发布时间：2019-01-13 20:22

【摘要】：钓鱼网站是在网页中包含恶意欺骗信息,引诱互联网用户提交个人信息从而窃取其隐私信息乃至个人财产的一种网络攻击方式。为了提高钓鱼网站检测的准确性,减少对第三方工具及资源的依赖性,本文对钓鱼网站启发式检测技术以及钓鱼页面主题识别技术展开了研究。首先,本文对网页内容预处理关键技术展开研究,在网页数据采集和存储方面,本文提出了一种更新式存储策略,定期对第三方平台公布的钓鱼网站进行信息资源采集。在网页文本特征获取方面,则利用针对网页文本的m-TextRank文本关键词抽取算法对网页文本信息特征进行抽取及储存。
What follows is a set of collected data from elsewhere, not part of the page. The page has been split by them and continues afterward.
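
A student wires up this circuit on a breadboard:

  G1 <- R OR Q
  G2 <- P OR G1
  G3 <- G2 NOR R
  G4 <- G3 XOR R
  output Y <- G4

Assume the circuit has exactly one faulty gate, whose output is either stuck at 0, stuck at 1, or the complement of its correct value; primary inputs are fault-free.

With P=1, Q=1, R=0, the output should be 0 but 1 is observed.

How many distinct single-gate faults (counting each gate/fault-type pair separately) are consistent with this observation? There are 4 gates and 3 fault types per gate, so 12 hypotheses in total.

Fault-free: G1=1, G2=1, G3=0, G4=0 → 0. Observed 1.
  G1 stuck-at-0: output 0 ✗
  G1 stuck-at-1: output 0 ✗
  G1 inverted output: output 0 ✗
  G2 stuck-at-0: output 1 ✓
  G2 stuck-at-1: output 0 ✗
  G2 inverted output: output 1 ✓
  G3 stuck-at-0: output 0 ✗
  G3 stuck-at-1: output 1 ✓
  G3 inverted output: output 1 ✓
  G4 stuck-at-0: output 0 ✗
  G4 stuck-at-1: output 1 ✓
  G4 inverted output: output 1 ✓
Consistent faults: {G2 stuck-at-0, G2 inverted output, G3 stuck-at-1, G3 inverted output, G4 stuck-at-1, G4 inverted output} — 6 in all.

6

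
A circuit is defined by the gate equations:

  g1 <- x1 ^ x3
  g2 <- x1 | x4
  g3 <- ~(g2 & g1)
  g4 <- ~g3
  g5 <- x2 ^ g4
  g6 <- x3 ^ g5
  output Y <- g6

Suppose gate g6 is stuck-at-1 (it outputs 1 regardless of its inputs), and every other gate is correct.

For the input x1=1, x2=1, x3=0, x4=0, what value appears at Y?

Propagate with g6 forced: g1=1, g2=1, g3=0, g4=1, g5=0, g6=1 [stuck-at-1].
So Y = 1. (Without the fault it would be 0.)

1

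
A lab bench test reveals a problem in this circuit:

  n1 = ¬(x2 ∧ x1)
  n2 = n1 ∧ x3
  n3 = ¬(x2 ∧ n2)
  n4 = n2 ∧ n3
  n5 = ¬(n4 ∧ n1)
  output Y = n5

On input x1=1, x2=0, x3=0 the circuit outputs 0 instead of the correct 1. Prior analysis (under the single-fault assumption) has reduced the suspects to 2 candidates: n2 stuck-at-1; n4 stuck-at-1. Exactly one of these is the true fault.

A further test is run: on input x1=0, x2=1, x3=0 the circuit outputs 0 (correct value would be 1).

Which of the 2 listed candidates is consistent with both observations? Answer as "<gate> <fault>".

Evaluate each candidate on input x1=0, x2=1, x3=0:
  n2 stuck-at-1: n1=1, n2=1 [stuck-at-1], n3=0, n4=0, n5=1 → 1 — eliminated
  n4 stuck-at-1: n1=1, n2=0, n3=1, n4=1 [stuck-at-1], n5=0 → 0 — matches
Only n4 stuck-at-1 reproduces the observed 0.

n4 stuck-at-1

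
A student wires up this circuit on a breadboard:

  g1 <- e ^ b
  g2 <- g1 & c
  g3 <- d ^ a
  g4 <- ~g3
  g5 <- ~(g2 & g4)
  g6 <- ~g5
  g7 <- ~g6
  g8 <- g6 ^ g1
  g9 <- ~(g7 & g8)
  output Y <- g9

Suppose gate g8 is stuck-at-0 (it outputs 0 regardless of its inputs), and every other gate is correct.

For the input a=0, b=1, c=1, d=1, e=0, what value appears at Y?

1

Propagate with g8 forced: g1=1, g2=1, g3=1, g4=0, g5=1, g6=0, g7=1, g8=0 [stuck-at-0], g9=1.
So Y = 1. (Without the fault it would be 0.)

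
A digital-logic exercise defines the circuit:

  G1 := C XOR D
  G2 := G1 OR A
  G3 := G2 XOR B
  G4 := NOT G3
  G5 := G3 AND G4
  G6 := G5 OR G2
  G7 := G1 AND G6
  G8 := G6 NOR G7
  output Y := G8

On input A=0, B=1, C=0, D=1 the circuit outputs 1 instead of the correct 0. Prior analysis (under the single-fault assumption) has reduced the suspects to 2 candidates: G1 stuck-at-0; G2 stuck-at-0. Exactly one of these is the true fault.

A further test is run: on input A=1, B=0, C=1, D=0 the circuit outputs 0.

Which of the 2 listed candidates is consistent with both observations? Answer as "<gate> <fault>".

G1 stuck-at-0

Evaluate each candidate on input A=1, B=0, C=1, D=0:
  G1 stuck-at-0: G1=0 [stuck-at-0], G2=1, G3=1, G4=0, G5=0, G6=1, G7=0, G8=0 → 0 — matches
  G2 stuck-at-0: G1=1, G2=0 [stuck-at-0], G3=0, G4=1, G5=0, G6=0, G7=0, G8=1 → 1 — eliminated
Only G1 stuck-at-0 reproduces the observed 0.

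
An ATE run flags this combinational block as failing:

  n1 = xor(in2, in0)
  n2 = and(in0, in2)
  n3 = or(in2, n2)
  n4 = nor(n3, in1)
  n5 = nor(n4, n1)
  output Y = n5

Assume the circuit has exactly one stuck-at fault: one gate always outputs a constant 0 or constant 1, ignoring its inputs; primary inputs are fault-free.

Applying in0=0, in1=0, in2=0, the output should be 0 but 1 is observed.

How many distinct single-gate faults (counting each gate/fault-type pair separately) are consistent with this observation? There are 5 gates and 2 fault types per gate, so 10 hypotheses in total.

4

Fault-free: n1=0, n2=0, n3=0, n4=1, n5=0 → 0. Observed 1.
  n1 stuck-at-0: output 0 ✗
  n1 stuck-at-1: output 0 ✗
  n2 stuck-at-0: output 0 ✗
  n2 stuck-at-1: output 1 ✓
  n3 stuck-at-0: output 0 ✗
  n3 stuck-at-1: output 1 ✓
  n4 stuck-at-0: output 1 ✓
  n4 stuck-at-1: output 0 ✗
  n5 stuck-at-0: output 0 ✗
  n5 stuck-at-1: output 1 ✓
Consistent faults: {n2 stuck-at-1, n3 stuck-at-1, n4 stuck-at-0, n5 stuck-at-1} — 4 in all.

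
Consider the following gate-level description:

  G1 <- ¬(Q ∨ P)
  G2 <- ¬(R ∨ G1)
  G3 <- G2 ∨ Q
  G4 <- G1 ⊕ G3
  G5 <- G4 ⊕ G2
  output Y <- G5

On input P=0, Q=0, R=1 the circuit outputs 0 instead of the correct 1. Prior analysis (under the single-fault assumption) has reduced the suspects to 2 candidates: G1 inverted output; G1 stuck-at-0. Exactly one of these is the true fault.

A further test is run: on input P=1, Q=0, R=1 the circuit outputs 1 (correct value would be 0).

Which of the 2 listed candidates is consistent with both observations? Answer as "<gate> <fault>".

G1 inverted output

Evaluate each candidate on input P=1, Q=0, R=1:
  G1 inverted output: G1=1 [inverted output], G2=0, G3=0, G4=1, G5=1 → 1 — matches
  G1 stuck-at-0: G1=0 [stuck-at-0], G2=0, G3=0, G4=0, G5=0 → 0 — eliminated
Only G1 inverted output reproduces the observed 1.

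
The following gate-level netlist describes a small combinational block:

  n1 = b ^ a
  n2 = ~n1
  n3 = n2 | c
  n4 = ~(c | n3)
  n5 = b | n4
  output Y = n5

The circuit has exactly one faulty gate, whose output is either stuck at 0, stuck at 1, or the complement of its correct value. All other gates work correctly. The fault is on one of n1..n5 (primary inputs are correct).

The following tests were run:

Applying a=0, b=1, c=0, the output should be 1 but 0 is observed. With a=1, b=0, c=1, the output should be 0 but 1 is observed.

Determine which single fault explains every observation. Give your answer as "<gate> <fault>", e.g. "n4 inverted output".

n5 inverted output

Fault-free values for test 1 (a=0, b=1, c=0): n1=1, n2=0, n3=0, n4=1, n5=1, giving Y=1. Observed 0.
Test 1: faults giving observed 0 are {n5 stuck-at-0, n5 inverted output}.
Test 2 (a=1, b=0, c=1): fault-free n1=1, n2=0, n3=1, n4=0, n5=0 → 0; observed 1. Eliminates n5 stuck-at-0.
Only n5 inverted output is consistent with every test.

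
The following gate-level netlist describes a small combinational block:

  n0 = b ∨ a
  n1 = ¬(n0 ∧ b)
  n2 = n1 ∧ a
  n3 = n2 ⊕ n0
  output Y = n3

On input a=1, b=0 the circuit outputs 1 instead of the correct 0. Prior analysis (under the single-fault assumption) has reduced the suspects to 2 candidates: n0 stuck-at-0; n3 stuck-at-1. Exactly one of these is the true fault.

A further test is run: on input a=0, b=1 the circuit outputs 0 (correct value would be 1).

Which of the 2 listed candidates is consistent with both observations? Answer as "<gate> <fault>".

n0 stuck-at-0

Evaluate each candidate on input a=0, b=1:
  n0 stuck-at-0: n0=0 [stuck-at-0], n1=1, n2=0, n3=0 → 0 — matches
  n3 stuck-at-1: n0=1, n1=0, n2=0, n3=1 [stuck-at-1] → 1 — eliminated
Only n0 stuck-at-0 reproduces the observed 0.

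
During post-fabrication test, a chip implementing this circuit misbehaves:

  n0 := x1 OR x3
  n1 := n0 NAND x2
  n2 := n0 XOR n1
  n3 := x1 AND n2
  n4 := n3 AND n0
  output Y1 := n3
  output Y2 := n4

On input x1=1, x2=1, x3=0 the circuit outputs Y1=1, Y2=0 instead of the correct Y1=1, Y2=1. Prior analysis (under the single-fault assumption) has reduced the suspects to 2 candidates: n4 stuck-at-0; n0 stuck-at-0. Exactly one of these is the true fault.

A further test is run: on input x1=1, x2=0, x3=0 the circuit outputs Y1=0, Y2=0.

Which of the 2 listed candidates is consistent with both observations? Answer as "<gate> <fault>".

Evaluate each candidate on input x1=1, x2=0, x3=0:
  n4 stuck-at-0: n0=1, n1=1, n2=0, n3=0, n4=0 [stuck-at-0] → Y1=0, Y2=0 — matches
  n0 stuck-at-0: n0=0 [stuck-at-0], n1=1, n2=1, n3=1, n4=0 → Y1=1, Y2=0 — eliminated
Only n4 stuck-at-0 reproduces the observed Y1=0, Y2=0.

n4 stuck-at-0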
其次,为提高钓鱼检测的精确度和稳定性,本文通过及时识别新特征和精确选择最佳特征子集的方式来优化检测方案,并提出了一种多层启发式钓鱼网站检测模型包括特征提取层、特征选择层以及启发式分类层。该模型利用五个特征选择算法来预处理特征集,并研究了三种基于决策树的分类算法的性能与效果。实验结果表明,使用信息增益算法进行特征选择并结合随机树分类算法的钓鱼网站检测方法能够在低时间开销下达到96%的准确率和95%的召回率。再次,为了研究网页主题和网页合法性的相关性以及钓鱼网站的主题分布情况,本文提出了基于LDA-SVM的钓鱼网页主题识别算法。该算法通过对网页文本内容进行预处理、Gibbs抽样、LDA建模、SVM分类、效果评估等步骤建立LDA-SVM主题分类模型从而实现对网页主题的识别。经实验验证,钓鱼网站的主题识别准确率可达93%。随后本文根据上述主题分类模型对经过启发式检测的网站进行主题鉴别,为启发式钓鱼网站的检测结果提供佐证。最后,在上述研究基础上,本文设计并实现了钓鱼网站启发式检测系统。该系统主要提供网页信息采集、合法性检测以及网页主题识别的功能。系统测试结果表明,系统能够满足对未知网站的合法性检测需求,整体满足预期目标。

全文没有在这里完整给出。